2. The lower bound for r of order O(\epsilon^{-2} \log (1/\epsilon)) required for the accuracy \epsilon in Theorems 1 and 2 is very demanding.

This paper studies the problem of learning a class of functions related to neural networks using SGD. The class of functions can be defined using a kernel that is related to the neural network structure (which was defined in [Daniely et al. 2016]). The result shows that if SGD is applied to a neural network with similar structure, but with many duplicated nodes, then the result can be competitive to the best function in the class.
Pros:
- This is one of the first analysis for SGD on multi-layer, non-linear neural networks.
- Result applies to various architectures and activation functions.
Cons:
- The definition of the kernel is not very intuitive, and it would be good to discuss what is the relationship between functions representable using a neural network and functions representable using this kernel?
- The same result seems to be easier to prove if all previous layers have random weights and SGD is applied only to last layer. It's certainly good that SGD in this paper runs on all layers (which is similar to what's done in practice). However, for most practical architectures just training the last layer is not going to get a good performance (when the task is difficult enough). The paper does not help in explaining why training all layers is more powerful than training the last layer.
Overall this is still an interesting result.
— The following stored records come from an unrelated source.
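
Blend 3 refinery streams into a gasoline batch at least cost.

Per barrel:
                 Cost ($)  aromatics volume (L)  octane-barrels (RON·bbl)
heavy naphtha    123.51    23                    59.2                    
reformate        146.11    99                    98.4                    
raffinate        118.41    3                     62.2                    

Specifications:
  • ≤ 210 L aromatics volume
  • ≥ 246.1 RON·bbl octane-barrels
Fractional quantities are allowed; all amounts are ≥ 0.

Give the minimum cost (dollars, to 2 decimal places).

Treat it as an LP. Let x1 = barrels of heavy naphtha, x2 = barrels of reformate, x3 = barrels of raffinate.
min 123.51x1 + 146.11x2 + 118.41x3 subject to:
  23x1 + 99x2 + 3x3 ≤ 210   (aromatics volume)
  59.2x1 + 98.4x2 + 62.2x3 ≥ 246.1   (octane-barrels)
  x1, x2, x3 ≥ 0.
At the optimum only reformate, raffinate are positive (heavy naphtha = 0). There the aromatics volume and octane-barrels constraints are tight.
So reformate = 2.102088 barrels, raffinate = 0.6311022 barrels.
Cost = 146.11·2.102088 + 118.41·0.6311022 = 381.8649.

$381.86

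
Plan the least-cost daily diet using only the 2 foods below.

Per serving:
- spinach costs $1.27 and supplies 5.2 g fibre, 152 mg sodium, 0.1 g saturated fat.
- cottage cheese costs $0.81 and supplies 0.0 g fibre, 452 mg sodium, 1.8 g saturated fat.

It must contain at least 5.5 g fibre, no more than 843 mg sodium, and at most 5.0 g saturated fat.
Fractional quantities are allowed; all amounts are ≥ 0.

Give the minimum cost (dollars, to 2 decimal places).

Let x1 = servings of spinach, x2 = servings of cottage cheese.
min 1.27x1 + 0.81x2 subject to:
  5.2x1 ≥ 5.5   (fibre)
  152x1 + 452x2 ≤ 843   (sodium)
  0.1x1 + 1.8x2 ≤ 5   (saturated fat)
  x1, x2 ≥ 0.
At the optimum only spinach is positive (cottage cheese = 0). The fibre requirement is met with equality.
Solving gives x1 = 1.058.
Total cost: 1.27·1.058 = 1.3437.

$1.34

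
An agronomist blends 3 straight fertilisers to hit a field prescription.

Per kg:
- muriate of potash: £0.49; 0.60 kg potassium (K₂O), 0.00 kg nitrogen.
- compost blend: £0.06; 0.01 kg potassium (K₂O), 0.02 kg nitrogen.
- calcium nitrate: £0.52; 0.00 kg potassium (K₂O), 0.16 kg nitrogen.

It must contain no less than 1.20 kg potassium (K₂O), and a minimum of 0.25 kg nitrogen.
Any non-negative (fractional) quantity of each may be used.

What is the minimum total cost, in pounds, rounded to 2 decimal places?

£1.63

Let x1 = kg of muriate of potash, x2 = kg of compost blend, x3 = kg of calcium nitrate.
Minimise 0.49x1 + 0.06x2 + 0.52x3 subject to:
  0.6x1 + 0.01x2 ≥ 1.2   (potassium (K₂O))
  0.02x2 + 0.16x3 ≥ 0.25   (nitrogen)
  x1, x2, x3 ≥ 0.
The cheapest feasible vertex uses only muriate of potash, compost blend; calcium nitrate is not used. There the potassium (K₂O) and nitrogen constraints are tight.
That vertex is x1 = 1.792, x2 = 12.5.
Cost = 0.49·1.792 + 0.06·12.5 = 1.6281.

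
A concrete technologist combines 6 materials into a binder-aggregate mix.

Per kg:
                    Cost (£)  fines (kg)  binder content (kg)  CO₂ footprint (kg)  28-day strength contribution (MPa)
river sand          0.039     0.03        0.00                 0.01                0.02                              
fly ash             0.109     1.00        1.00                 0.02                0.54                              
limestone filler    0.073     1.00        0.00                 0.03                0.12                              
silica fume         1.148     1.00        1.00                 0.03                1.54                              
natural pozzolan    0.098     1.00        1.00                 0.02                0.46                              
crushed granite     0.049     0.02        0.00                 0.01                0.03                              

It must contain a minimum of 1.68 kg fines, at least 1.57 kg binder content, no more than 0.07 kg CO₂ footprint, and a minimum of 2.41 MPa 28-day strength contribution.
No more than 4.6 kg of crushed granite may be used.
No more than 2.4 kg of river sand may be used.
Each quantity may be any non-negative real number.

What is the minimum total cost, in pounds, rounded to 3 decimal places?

£1.083

This is a linear program. Let x1 = kg of river sand, x2 = kg of fly ash, x3 = kg of limestone filler, x4 = kg of silica fume, x5 = kg of natural pozzolan, x6 = kg of crushed granite.
Minimise 0.039x1 + 0.109x2 + 0.073x3 + 1.148x4 + 0.098x5 + 0.049x6 with:
  0.03x1 + 1x2 + 1x3 + 1x4 + 1x5 + 0.02x6 ≥ 1.68   (fines)
  1x2 + 1x4 + 1x5 ≥ 1.57   (binder content)
  0.01x1 + 0.02x2 + 0.03x3 + 0.03x4 + 0.02x5 + 0.01x6 ≤ 0.07   (CO₂ footprint)
  0.02x1 + 0.54x2 + 0.12x3 + 1.54x4 + 0.46x5 + 0.03x6 ≥ 2.41   (28-day strength contribution)
  x6 ≤ 4.6
  x1 ≤ 2.4
  x1, x2, x3, x4, x5, x6 ≥ 0.
The cheapest feasible vertex uses only fly ash, silica fume; river sand, limestone filler, natural pozzolan, crushed granite are not used. The CO₂ footprint and 28-day strength contribution requirements are met with equality.
Optimal quantities: fly ash = 2.432 kg, silica fume = 0.7123 kg.
Objective = 0.109·2.432 + 1.148·0.7123 = 1.08281.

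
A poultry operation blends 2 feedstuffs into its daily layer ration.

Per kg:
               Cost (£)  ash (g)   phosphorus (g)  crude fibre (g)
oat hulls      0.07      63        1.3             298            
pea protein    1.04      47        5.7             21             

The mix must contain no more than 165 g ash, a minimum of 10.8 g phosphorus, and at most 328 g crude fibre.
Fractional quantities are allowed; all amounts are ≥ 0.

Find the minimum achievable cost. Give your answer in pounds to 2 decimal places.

£1.81

Set it up as a linear program. Let x1 = kg of oat hulls, x2 = kg of pea protein.
Minimise 0.07x1 + 1.04x2 subject to:
  63x1 + 47x2 ≤ 165   (ash)
  1.3x1 + 5.7x2 ≥ 10.8   (phosphorus)
  298x1 + 21x2 ≤ 328   (crude fibre)
  x1, x2 ≥ 0.
Both inputs are positive at the optimum. Binding constraints: phosphorus and crude fibre.
So oat hulls = 0.9829 kg, pea protein = 1.671 kg.
Hence cost = 0.07·0.9829 + 1.04·1.671 = £1.8066.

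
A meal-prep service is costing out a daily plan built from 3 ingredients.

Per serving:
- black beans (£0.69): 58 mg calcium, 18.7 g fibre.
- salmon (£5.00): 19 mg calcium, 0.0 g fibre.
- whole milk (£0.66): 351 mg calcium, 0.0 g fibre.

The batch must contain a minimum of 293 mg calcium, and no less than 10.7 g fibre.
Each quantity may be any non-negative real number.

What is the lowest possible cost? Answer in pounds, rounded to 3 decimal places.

Let x1 = servings of black beans, x2 = servings of salmon, x3 = servings of whole milk.
Minimize 0.69x1 + 5x2 + 0.66x3 s.t.:
  58x1 + 19x2 + 351x3 ≥ 293   (calcium)
  18.7x1 ≥ 10.7   (fibre)
  x1, x2, x3 ≥ 0.
The minimum-cost mix takes nothing from salmon — only black beans, whole milk. There the calcium and fibre constraints are tight.
That vertex is x1 = 0.5722, x3 = 0.7402.
Total cost: 0.69·0.5722 + 0.66·0.7402 = 0.88335.

£0.883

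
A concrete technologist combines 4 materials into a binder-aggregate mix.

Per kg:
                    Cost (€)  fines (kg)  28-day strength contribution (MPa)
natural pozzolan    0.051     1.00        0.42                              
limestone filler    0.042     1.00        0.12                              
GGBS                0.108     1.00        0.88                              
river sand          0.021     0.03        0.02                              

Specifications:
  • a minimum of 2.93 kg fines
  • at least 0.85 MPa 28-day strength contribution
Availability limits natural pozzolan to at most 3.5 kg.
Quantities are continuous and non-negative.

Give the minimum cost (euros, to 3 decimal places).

€0.138

Set it up as a linear program. Let x1 = kg of natural pozzolan, x2 = kg of limestone filler, x3 = kg of GGBS, x4 = kg of river sand.
min 0.051x1 + 0.042x2 + 0.108x3 + 0.021x4 subject to:
  1x1 + 1x2 + 1x3 + 0.03x4 ≥ 2.93   (fines)
  0.42x1 + 0.12x2 + 0.88x3 + 0.02x4 ≥ 0.85   (28-day strength contribution)
  x1 ≤ 3.5
  x1, x2, x3, x4 ≥ 0.
At the optimum only natural pozzolan, limestone filler are positive (GGBS, river sand = 0). There the fines and 28-day strength contribution constraints are tight.
Optimal quantities: natural pozzolan = 1.661 kg, limestone filler = 1.269 kg.
Hence cost = 0.051·1.661 + 0.042·1.269 = €0.13801.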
This paper addressed important theoretical problem how a standard stochastic gradient descend algorithm can guarentee on learning in polynomial time to approximate the best function in the conjugate kernel space of the network.It is claimed by authors that this is the first polynomial time guarentee for neural network learning with depth more than two.
In general, the paper is clearly written but authors uses too many pages for background introduction such kernel classes and neural network learning,leaving little room for proofs of main theorems in the paper and thus make it quite challenging to fully understand all technical details.
Another minor issue is the typo of descend. Authors keep using decend in the paper.
Overall, I think this paper addresses an important theoretical problem on neural network learning.